We acknowledge several limitations of this study. First, due to the retrospective nature of our study, there might have been selection bias and unknown confounders in the analysis. Second, we used enzymatic creatinine assay in our study, and it may lead to bias when assessed Cockcroft-Gault formula which was developed by Jaffe assay. Third, the difference of accurate GFR measurement method in our study is different from those previous studies eGFR formulae development, which may contribute to the poor correspondence between eGFR and mGFR. mGFR in our study was gained by 99mTc-DTPA, which was used in development of Chinese MDRD formula. However, mGFR was determined by 24-h urine creatinine excretion in Cockcroft–Gault formula and measured by iohexol in FAS formula. Fourth, imprecision GFR measurements may lead to error between GFR estimates versus measurements.
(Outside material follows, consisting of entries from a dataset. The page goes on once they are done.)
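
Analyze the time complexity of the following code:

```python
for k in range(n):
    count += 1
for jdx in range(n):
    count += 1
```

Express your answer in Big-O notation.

Time complexity: O(n).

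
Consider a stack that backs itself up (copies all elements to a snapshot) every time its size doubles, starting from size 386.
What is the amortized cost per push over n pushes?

Backups occur at sizes 386, 772, 1544, ..., copying 386 + 772 + 1544 + ... <= 2n elements total (geometric series). Spread over n pushes, the amortized backup cost is O(1) per push.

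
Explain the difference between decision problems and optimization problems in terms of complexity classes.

Decision problems have yes/no answers and are classified into P, NP, etc. Optimization problems seek the best solution. Every optimization problem has a corresponding decision version. If the decision version is NP-complete, the optimization version is NP-hard.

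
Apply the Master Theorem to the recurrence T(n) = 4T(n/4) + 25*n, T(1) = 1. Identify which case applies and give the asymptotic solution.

a=4, b=4, f(n)=25*n.
log_4(4) = 1, so n^(log_b(a)) = n.
f(n) = Theta(n), so Case 2 applies.
T(n) = Theta(n log n).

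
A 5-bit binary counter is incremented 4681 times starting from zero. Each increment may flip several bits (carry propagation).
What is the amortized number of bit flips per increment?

Bit i flips on every 2^i-th increment, so over 4681 increments bit i flips floor(4681/2^i) times. Summing over i: total flips < 2 * 4681. Amortized: < 2 = O(1) per increment.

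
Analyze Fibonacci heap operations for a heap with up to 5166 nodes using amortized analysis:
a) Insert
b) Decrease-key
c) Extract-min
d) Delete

Fibonacci heaps use lazy consolidation. Potential function Phi = t + 2m (t = number of trees, m = marked nodes).
- Insert: O(1) actual, Delta Phi = +1 (one new tree) => O(1) amortized.
- Decrease-key: with c cascading cuts, actual cost is O(c); Delta Phi <= c - 2(c-1) + 2 = 4 - c (c new trees; >= c-1 marks cleared; <= 1 new mark). Amortized O(c) + (4 - c) = O(1).
- Extract-min: O(D(n) + t) actual; consolidation drops t to <= D(n)+1, so Delta Phi pays for the t term. D(n) = O(log n) for n = 5166 => O(log n) amortized.
- Delete: decrease-key to -inf then extract-min = O(log n).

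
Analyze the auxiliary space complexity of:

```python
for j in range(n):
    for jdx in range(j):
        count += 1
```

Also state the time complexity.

Space complexity: O(1).
Only a constant amount of auxiliary storage is used; nothing grows with n.
Time complexity: O(n^2).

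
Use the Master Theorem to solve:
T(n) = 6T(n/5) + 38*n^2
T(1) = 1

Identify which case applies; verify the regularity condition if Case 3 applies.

a=6, b=5, f(n)=38*n^2.
log_5(6) = 1.113 < 2.
f(n) = Omega(n^(1.113+epsilon)) for some epsilon > 0, so Case 3 is the candidate.
Regularity: a*f(n/b) = 6*38*(n/5)^2 = (6/25)*38*n^2 <= c*f(n) with c = 6/25 < 1. Satisfied.
Case 3: T(n) = Theta(n^2).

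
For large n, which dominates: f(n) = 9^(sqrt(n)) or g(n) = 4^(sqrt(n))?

f(n) = 9^(sqrt(n)) grows faster: ratio is (9/4)^(sqrt(n)) -> infinity since 9/4 > 1.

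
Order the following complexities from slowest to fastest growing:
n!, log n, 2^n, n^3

Ordered by growth rate: log n < n^3 < 2^n < n!.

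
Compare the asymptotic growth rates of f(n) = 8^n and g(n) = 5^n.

f(n) = 8^n grows faster: (8/5)^n -> infinity since 8/5 > 1.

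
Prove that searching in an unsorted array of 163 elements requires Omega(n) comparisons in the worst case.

An adversary can always place the target in the last position checked. Until all 163 positions are examined, the target might be in any unchecked position. Therefore 163 comparisons are necessary.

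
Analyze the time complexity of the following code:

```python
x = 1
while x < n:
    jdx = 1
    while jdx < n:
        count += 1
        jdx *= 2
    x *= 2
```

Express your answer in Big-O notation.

Time complexity: O(log^2 n).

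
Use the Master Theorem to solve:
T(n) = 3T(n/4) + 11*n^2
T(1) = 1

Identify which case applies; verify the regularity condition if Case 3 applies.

a=3, b=4, f(n)=11*n^2.
log_4(3) = 0.7925 < 2.
f(n) = Omega(n^(0.7925+epsilon)) for some epsilon > 0, so Case 3 is the candidate.
Regularity: a*f(n/b) = 3*11*(n/4)^2 = (3/16)*11*n^2 <= c*f(n) with c = 3/16 < 1. Satisfied.
Case 3: T(n) = Theta(n^2).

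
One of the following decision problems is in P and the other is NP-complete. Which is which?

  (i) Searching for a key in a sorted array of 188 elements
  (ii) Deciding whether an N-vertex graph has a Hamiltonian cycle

(i) is P: binary search runs in O(log n).
(ii) is NP-complete: one of Karp's 21 NP-complete problems.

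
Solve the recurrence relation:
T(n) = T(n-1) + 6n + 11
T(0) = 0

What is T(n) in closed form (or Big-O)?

Dominant term in sum is 6*sum(i, i=1..n) = 6*n*(n+1)/2 = O(n^2).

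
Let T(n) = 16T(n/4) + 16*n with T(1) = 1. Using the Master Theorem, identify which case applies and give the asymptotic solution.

a=16, b=4, f(n)=16*n.
log_4(16) = 2 > 1.
Since f(n) = O(n^1) is polynomially smaller than n^2, Case 1 applies.
T(n) = Theta(n^2).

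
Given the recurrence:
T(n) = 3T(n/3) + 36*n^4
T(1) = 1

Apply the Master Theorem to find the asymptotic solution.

a=3, b=3, f(n)=36*n^4. log_3(3) = 1 < 4. Case 3: T(n) = O(n^4).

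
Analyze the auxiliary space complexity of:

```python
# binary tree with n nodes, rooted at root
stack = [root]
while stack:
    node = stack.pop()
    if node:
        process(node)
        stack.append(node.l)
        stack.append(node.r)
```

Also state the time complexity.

Space complexity: O(n).
Auxiliary storage grows linearly with the input size n in the worst case.
Time complexity: O(n).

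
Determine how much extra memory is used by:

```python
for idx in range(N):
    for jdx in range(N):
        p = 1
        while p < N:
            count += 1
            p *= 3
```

Space complexity: O(1).
Only a constant amount of auxiliary storage is used; nothing grows with n.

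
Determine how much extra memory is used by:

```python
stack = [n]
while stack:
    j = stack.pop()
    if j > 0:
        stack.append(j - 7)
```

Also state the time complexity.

Space complexity: O(1).
Only a constant amount of auxiliary storage is used; nothing grows with n.
Time complexity: O(n).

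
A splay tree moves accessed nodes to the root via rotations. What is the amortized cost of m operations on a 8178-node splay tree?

Using a potential function Phi = sum of log(size of subtree) for each node, each splay operation has amortized cost O(log n) where n = 8178. Bad individual operations (O(n)) are offset by decreased potential.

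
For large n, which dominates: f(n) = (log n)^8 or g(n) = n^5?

g(n) = n^5 grows faster: any positive polynomial dominates any polylog.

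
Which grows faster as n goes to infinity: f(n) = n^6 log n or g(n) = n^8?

g(n) = n^8 grows faster: n^8 / (n^6 log n) = n^2/log n -> infinity.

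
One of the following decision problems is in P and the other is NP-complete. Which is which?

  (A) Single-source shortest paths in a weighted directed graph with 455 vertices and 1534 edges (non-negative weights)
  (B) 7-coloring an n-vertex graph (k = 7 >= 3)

(A) is P: Dijkstra's algorithm runs in O((V+E) log V).
(B) is NP-complete: graph k-coloring for k>=3 is NP-complete by reduction from 3-SAT.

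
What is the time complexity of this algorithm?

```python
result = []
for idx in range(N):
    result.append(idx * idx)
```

Time complexity: O(n).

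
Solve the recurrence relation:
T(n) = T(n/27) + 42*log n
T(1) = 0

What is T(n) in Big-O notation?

Each of the log_27(n) levels adds O(log n). T(n) = O(log^2 n).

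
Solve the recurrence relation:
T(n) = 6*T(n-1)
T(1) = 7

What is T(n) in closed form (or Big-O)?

Each step multiplies by 6. T(n) = T(1)*6^(n-1) = 7*6^(n-1).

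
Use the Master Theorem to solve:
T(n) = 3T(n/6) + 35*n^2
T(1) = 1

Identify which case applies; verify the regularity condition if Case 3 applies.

a=3, b=6, f(n)=35*n^2.
log_6(3) = 0.6131 < 2.
f(n) = Omega(n^(0.6131+epsilon)) for some epsilon > 0, so Case 3 is the candidate.
Regularity: a*f(n/b) = 3*35*(n/6)^2 = (3/36)*35*n^2 <= c*f(n) with c = 3/36 < 1. Satisfied.
Case 3: T(n) = Theta(n^2).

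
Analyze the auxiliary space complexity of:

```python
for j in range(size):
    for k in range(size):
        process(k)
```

Space complexity: O(1).
Only a constant amount of auxiliary storage is used; nothing grows with n.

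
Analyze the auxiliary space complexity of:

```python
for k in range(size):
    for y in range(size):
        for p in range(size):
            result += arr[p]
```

Space complexity: O(1).
Only a constant amount of auxiliary storage is used; nothing grows with n.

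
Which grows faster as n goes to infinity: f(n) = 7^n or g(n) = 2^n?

f(n) = 7^n grows faster: (7/2)^n -> infinity since 7/2 > 1.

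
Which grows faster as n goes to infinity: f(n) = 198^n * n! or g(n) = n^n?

f(n) = 198^n * n! grows faster: by Stirling n! ~ sqrt(2 pi n)(n/e)^n, so 198^n n! / n^n ~ (198/e)^n sqrt(2 pi n) -> infinity since 198/e > 1.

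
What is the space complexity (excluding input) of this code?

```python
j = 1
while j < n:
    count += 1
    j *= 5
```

Space complexity: O(1).
Only a constant amount of auxiliary storage is used; nothing grows with n.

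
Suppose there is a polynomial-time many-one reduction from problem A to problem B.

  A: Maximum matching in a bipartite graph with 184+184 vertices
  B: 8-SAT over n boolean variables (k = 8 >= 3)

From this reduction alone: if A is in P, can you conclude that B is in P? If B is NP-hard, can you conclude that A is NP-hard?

A poly-time reduction A <=_p B transfers tractability DOWN (B easy => A easy) and hardness UP (A hard => B hard), not the reverse.
From A in P, the reduction alone does NOT give B in P: any problem in P trivially reduces to SAT, yet SAT is not known to be in P.
From B NP-hard, the reduction alone does NOT give A NP-hard: again, easy problems reduce to hard ones.
(Here in fact A is P and B is NP-complete.)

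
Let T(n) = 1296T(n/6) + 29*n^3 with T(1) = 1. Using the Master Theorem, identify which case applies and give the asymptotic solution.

a=1296, b=6, f(n)=29*n^3.
log_6(1296) = 4 > 3.
Since f(n) = O(n^3) is polynomially smaller than n^4, Case 1 applies.
T(n) = Theta(n^4).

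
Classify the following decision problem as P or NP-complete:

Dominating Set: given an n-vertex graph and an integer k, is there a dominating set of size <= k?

This problem is NP-complete: reduces from Set Cover (with k part of the input).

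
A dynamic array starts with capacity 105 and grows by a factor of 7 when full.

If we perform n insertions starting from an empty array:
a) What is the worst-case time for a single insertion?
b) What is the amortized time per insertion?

(a) Worst-case single insertion: O(n) -- when the array is full at capacity c, the resize copies all c elements, and c can be Theta(n).
(b) Resizes happen at sizes 105, 735, 5145, ... Total copy cost for n insertions: 105 + 735 + ... = O(n) (geometric series with ratio 1/7). Amortized cost per insertion: O(n)/n = O(1).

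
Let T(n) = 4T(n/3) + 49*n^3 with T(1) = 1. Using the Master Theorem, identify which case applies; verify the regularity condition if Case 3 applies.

a=4, b=3, f(n)=49*n^3.
log_3(4) = 1.262 < 3.
f(n) = Omega(n^(1.262+epsilon)) for some epsilon > 0, so Case 3 is the candidate.
Regularity: a*f(n/b) = 4*49*(n/3)^3 = (4/27)*49*n^3 <= c*f(n) with c = 4/27 < 1. Satisfied.
Case 3: T(n) = Theta(n^3).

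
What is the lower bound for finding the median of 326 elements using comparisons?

To find the median of 326 elements, every element must be compared at least once, so the lower bound is Omega(n). The BFPRT algorithm achieves O(n), making this tight.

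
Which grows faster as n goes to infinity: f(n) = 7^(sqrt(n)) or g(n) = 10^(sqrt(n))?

g(n) = 10^(sqrt(n)) grows faster: ratio is (10/7)^(sqrt(n)) -> infinity since 10/7 > 1.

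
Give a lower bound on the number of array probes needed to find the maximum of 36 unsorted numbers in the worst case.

Adversary: any unprobed cell could hold a value larger than everything seen so far. If fewer than 36 cells are probed, the adversary places the max in an unprobed cell. So all 36 cells must be examined; together with 36-1 comparisons this is tight.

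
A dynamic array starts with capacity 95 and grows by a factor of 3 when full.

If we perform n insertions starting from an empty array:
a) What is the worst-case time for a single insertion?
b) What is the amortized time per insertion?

(a) Worst-case single insertion: O(n) -- when the array is full at capacity c, the resize copies all c elements, and c can be Theta(n).
(b) Resizes happen at sizes 95, 285, 855, ... Total copy cost for n insertions: 95 + 285 + ... = O(n) (geometric series with ratio 1/3). Amortized cost per insertion: O(n)/n = O(1).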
Finally, although the nomogram was validated internally by bootstrap resampling, external validation using an independent data set was required before routine use.

Conclusions

On the basis of our findings, oncologists must be aware of the limitations of eGFR formulae when treating elderly patients, as well as patients with eGFR greater than 120 ml/min. We constructed a nomogram that could help clinicians to predict the reliability of eGFR as calculated by the MDRD formula.